The Bishop’s castle Chur was first mentioned in official records under the name “antiquum palatium episcopi” in the year 1200. However, it is highly likely that its origins date back to the 11th century, when the Marsöl Tower was the first of five towers of the fortification to be constructed. Despite extensive conversion and repair work over the following centuries, parts of the original construction have been preserved and give an insight into the history of the castle. Apart from the Marsöl Tower, a Roman door casement in the basement of the south wing that has been preserved to this day bears witness to the castle’s origins.
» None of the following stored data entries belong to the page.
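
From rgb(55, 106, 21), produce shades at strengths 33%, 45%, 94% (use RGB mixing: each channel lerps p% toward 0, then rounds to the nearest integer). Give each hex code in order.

33%: (55 − 18.15 = 36.85→37, 106 − 34.98 = 71.02→71, 21 − 6.93 = 14.07→14) → #25470e
45%: (55 − 24.75 = 30.25→30, 106 − 47.7 = 58.3→58, 21 − 9.45 = 11.55→12) → #1e3a0c
94%: (55 − 51.7 = 3.3→3, 106 − 99.64 = 6.36→6, 21 − 19.74 = 1.26→1) → #030601

#25470e, #1e3a0c, #030601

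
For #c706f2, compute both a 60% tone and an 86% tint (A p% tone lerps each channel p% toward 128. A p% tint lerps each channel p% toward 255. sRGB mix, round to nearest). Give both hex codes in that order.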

The castle also contains valuable evidence of architectural history , which not only impressively tells the story of the castle, but also of the city of Chur.
The overall project that was developed implements the specifications of the utilization plan in the present historic buildings of the Bishop’s castle. The complexity of this task required a step-by-step approach that allowed repeated checks of the effects of the planning and architectural work on the building structure.
In a first step at the pre-project stage, concepts were considered that were aimed at the best possible use of available space. Based on the resulting areas of intervention in the historic building substance, additional insights were gained into construction history and art history, but also statics and building equipment in an investigative phase. These were used to revise and optimise the pre- project.
The construction work was split into seven phases, the first two of which have now been completed.
Apart from a new development with a emergency staircase that complies with regulations and an elevator that is large enough to transport goods too, the offices of the episcopalian administration will be concentrated on the upper floors of the “Weiherhaus”. The position of the lift also allows the simultaneous development of the various levels of the “Weiherhaus” and the adjourning north wing of the castle. The sanitary facilities, which are available on each floor, were also placed in this main part of the building. From an architectural point of view, the new staircase also enhances the development of the adjacent north wing and the Marsöl tower, which form one of the oldest wings of the building.
All building maintenance equipment will be newly arranged on the ground floor which does not have a basement. Besides the cloakrooms for external staff, the laundry with drying room and linen room as well as the workshop and the custodian’s office are also located here.
The offices were refurbished with new ceiling, wall and floor coverings. In addition, the technical installations were brought up to modern standards. The existing windows were thermally optimised with new double glazing. Seamless BituTerrazo® flooring was installed in all access areas including the commonly accessible areas on the ground floor. Its properties as well as many design options made it possible to join all traffic and meeting areas and enhance them at the same time.